Citation: 262 U.S. 522

Issues: Freedom of contract; regulation of businesses

Significance: Taking a broad view of economic freedom, the Supreme Court placed the majority of businesses outside the reach of state regulations.

The 1920 Court Industrial Relations Act of Kansas provided for compulsory arbitration of labor disputes in several key industries and authorized a regulatory commission to decide wages and working conditions in many circumstances. The Supreme Court ruled unanimously that the law violated the freedom of contract as protected by the Fourteenth Amendment. Chief Justice William H. Taft’s opinion for the Court was influential because of its narrow definition of the “affected with a public interest” justification for regulating private businesses.
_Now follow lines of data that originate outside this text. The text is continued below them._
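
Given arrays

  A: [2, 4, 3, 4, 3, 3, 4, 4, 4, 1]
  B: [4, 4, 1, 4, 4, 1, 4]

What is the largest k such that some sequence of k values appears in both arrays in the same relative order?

5

Let dp[i][j] be the LCS length of the first i values of A and the first j values of B. dp[i][j] = dp[i-1][j-1]+1 when the i-th and j-th values match, else max(dp[i-1][j], dp[i][j-1]).
    ·  4  4  1  4  4  1  4
 ·  0  0  0  0  0  0  0  0
 2  0  0  0  0  0  0  0  0
 4  0  1  1  1  1  1  1  1
 3  0  1  1  1  1  1  1  1
 4  0  1  2  2  2  2  2  2
 3  0  1  2  2  2  2  2  2
 3  0  1  2  2  2  2  2  2
 4  0  1  2  2  3  3  3  3
 4  0  1  2  2  3  4  4  4
 4  0  1  2  2  3  4  4  5
 1  0  1  2  3  3  4  5  5
dp[10][7] = 5. One LCS (by backtracking along matches): 4, 4, 4, 4, 4.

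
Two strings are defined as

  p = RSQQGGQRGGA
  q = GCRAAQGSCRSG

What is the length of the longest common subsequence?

Taking R (p #1, q #3), then Q (p #4, q #6), then G (p #5, q #7), then R (p #8, q #10), then G (p #10, q #12) gives a common subsequence of length 5. The LCS DP gives dp[11][12] = 5, so this is optimal.

5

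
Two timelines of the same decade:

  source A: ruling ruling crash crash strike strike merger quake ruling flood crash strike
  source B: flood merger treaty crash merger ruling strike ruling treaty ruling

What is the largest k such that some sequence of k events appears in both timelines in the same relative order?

Taking crash [4,4]; then merger [7,5]; then ruling [9,6]; then strike [12,7] gives a common subsequence of length 4, and the DP table's final entry dp[12][10] is also 4, so no common subsequence is longer.

4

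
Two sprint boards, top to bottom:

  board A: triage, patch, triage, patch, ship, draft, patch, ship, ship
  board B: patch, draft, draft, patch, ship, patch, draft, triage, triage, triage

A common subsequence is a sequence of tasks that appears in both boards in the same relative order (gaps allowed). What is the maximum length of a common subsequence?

Pick patch [2,1] → patch [4,4] → ship [5,5] → draft [6,7]; all 4 tasks appear in both, in order. Since dp[9][10] = 4, nothing longer is possible.

4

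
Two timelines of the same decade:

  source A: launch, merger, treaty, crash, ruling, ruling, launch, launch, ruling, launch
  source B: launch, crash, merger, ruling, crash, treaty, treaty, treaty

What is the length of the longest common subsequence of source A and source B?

Pick launch at source A[1]=source B[1]; then merger at source A[2]=source B[3]; then treaty at source A[3]=source B[8]; all 3 events appear in both, in order. The LCS DP gives dp[10][8] = 3, so this is optimal.

3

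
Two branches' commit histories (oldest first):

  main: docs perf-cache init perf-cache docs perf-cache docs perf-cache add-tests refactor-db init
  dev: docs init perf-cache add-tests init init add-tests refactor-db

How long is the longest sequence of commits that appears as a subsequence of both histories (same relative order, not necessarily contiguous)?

Taking docs [1,1], then perf-cache [2,3], then init [3,6], then add-tests [9,7], then refactor-db [10,8] gives a common subsequence of length 5. dp[11][8] = 5 confirms this is the maximum.

5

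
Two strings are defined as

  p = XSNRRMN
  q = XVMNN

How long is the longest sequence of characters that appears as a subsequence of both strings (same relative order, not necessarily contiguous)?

Let dp[i][j] be the LCS length of the first i characters of p and the first j characters of q. dp[i][j] = dp[i-1][j-1]+1 when the i-th and j-th characters match, else max(dp[i-1][j], dp[i][j-1]).
    ·  X  V  M  N  N
 ·  0  0  0  0  0  0
 X  0  1  1  1  1  1
 S  0  1  1  1  1  1
 N  0  1  1  1  2  2
 R  0  1  1  1  2  2
 R  0  1  1  1  2  2
 M  0  1  1  2  2  2
 N  0  1  1  2  3  3
dp[7][5] = 3. One LCS (by backtracking along matches): XNN.

3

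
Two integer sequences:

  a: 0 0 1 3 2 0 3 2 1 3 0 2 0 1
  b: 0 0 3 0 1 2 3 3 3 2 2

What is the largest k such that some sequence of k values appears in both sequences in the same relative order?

Pick 0 (a #1, b #2) → 0 (a #2, b #4) → 1 (a #3, b #5) → 3 (a #4, b #8) → 3 (a #7, b #9) → 2 (a #8, b #10) → 2 (a #12, b #11); all 7 values appear in both, in order. The LCS DP gives dp[14][11] = 7, so this is optimal.

7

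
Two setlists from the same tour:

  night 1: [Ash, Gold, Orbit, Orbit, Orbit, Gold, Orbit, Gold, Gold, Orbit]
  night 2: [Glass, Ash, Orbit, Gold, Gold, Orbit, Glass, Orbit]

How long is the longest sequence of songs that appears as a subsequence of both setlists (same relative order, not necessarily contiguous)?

Taking Ash (night 1 #1, night 2 #2); then Gold (night 1 #2, night 2 #4); then Gold (night 1 #6, night 2 #5); then Orbit (night 1 #7, night 2 #6); then Orbit (night 1 #10, night 2 #8) gives a common subsequence of length 5. The LCS DP gives dp[10][8] = 5, so this is optimal.

5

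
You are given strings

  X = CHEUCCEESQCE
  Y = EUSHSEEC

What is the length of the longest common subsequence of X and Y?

5

One common subsequence of length 5: E at X[3]=Y[1] → U at X[4]=Y[2] → E at X[7]=Y[6] → E at X[8]=Y[7] → C at X[11]=Y[8]. dp[12][8] = 5 confirms this is the maximum.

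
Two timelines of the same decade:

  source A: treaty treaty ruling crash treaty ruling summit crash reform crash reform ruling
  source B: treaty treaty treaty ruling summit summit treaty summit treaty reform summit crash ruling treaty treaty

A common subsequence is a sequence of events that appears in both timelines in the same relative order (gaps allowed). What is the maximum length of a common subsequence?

Pick treaty (source A #1, source B #2) → treaty (source A #2, source B #3) → ruling (source A #3, source B #4) → treaty (source A #5, source B #7) → summit (source A #7, source B #8) → reform (source A #9, source B #10) → crash (source A #10, source B #12) → ruling (source A #12, source B #13); all 8 events appear in both, in order. The LCS DP gives dp[12][15] = 8, so this is optimal.

8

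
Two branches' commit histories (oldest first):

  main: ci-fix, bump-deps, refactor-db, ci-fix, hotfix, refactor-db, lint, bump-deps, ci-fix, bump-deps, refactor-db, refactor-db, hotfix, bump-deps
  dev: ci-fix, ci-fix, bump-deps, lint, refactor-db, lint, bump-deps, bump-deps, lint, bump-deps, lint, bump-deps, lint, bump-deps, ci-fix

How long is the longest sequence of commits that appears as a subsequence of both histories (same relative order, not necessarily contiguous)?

7

Taking ci-fix at main[1]=dev[2]; then bump-deps at main[2]=dev[3]; then refactor-db at main[3]=dev[5]; then lint at main[7]=dev[9]; then bump-deps at main[8]=dev[10]; then bump-deps at main[10]=dev[12]; then bump-deps at main[14]=dev[14] gives a common subsequence of length 7. Since dp[14][15] = 7, nothing longer is possible.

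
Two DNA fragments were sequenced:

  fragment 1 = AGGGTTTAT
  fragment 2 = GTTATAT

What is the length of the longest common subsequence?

6

Let dp[i][j] be the LCS length of the first i bases of fragment 1 and the first j bases of fragment 2. dp[i][j] = dp[i-1][j-1]+1 when the i-th and j-th bases match, else max(dp[i-1][j], dp[i][j-1]).
    ·  G  T  T  A  T  A  T
 ·  0  0  0  0  0  0  0  0
 A  0  0  0  0  1  1  1  1
 G  0  1  1  1  1  1  1  1
 G  0  1  1  1  1  1  1  1
 G  0  1  1  1  1  1  1  1
 T  0  1  2  2  2  2  2  2
 T  0  1  2  3  3  3  3  3
 T  0  1  2  3  3  4  4  4
 A  0  1  2  3  4  4  5  5
 T  0  1  2  3  4  5  5  6
dp[9][7] = 6. One LCS (by backtracking along matches): GTTTAT.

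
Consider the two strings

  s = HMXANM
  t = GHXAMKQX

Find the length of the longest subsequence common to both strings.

One common subsequence of length 4: H (s #1, t #2); then X (s #3, t #3); then A (s #4, t #4); then M (s #6, t #5). Since dp[6][8] = 4, nothing longer is possible.

4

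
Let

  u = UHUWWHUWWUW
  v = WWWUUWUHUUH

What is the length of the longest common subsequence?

One common subsequence of length 6: U [1,4], then U [3,5], then W [4,6], then H [6,8], then U [7,9], then U [10,10]. Since dp[11][11] = 6, nothing longer is possible.

6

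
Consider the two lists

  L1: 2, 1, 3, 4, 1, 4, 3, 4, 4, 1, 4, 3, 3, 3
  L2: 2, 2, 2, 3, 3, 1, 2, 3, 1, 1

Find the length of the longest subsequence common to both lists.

Match 2 [1,3], 1 [2,6], 3 [3,8], 1 [5,9], 1 [10,10] — 5 values in the same relative order in both. Since dp[14][10] = 5, nothing longer is possible.

5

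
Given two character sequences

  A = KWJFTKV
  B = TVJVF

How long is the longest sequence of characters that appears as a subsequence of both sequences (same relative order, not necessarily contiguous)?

Taking J (A #3, B #3); then F (A #4, B #5) gives a common subsequence of length 2. dp[7][5] = 2 confirms this is the maximum.

2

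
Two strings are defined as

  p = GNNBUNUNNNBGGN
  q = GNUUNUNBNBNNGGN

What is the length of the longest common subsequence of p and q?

Match G [1,1], N [2,2], N [3,5], U [5,6], N [6,7], N [8,9], N [9,11], N [10,12], G [12,13], G [13,14], N [14,15] — 11 characters in the same relative order in both, and the DP table's final entry dp[14][15] is also 11, so no common subsequence is longer.

11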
Taft mentioned three categories of affected businesses: those operating under a public grant of privilege, such as public utilities; occupations historically recognized as performing a special service, such as inns or cabs; and powerful businesses, such as monopolies, which without regulation might subject the public to exorbitant charges and arbitrary control.

For the next decade, Taft’s definition of “affected with a public interest” served as a theoretical basis for striking down numerous state regulations. In Nebbia v. New York (1934), however, the Court rejected the public interest theory of Wolff Packing Co., and it accepted the idea that states had the authority to regulate all kinds of businesses, large or small.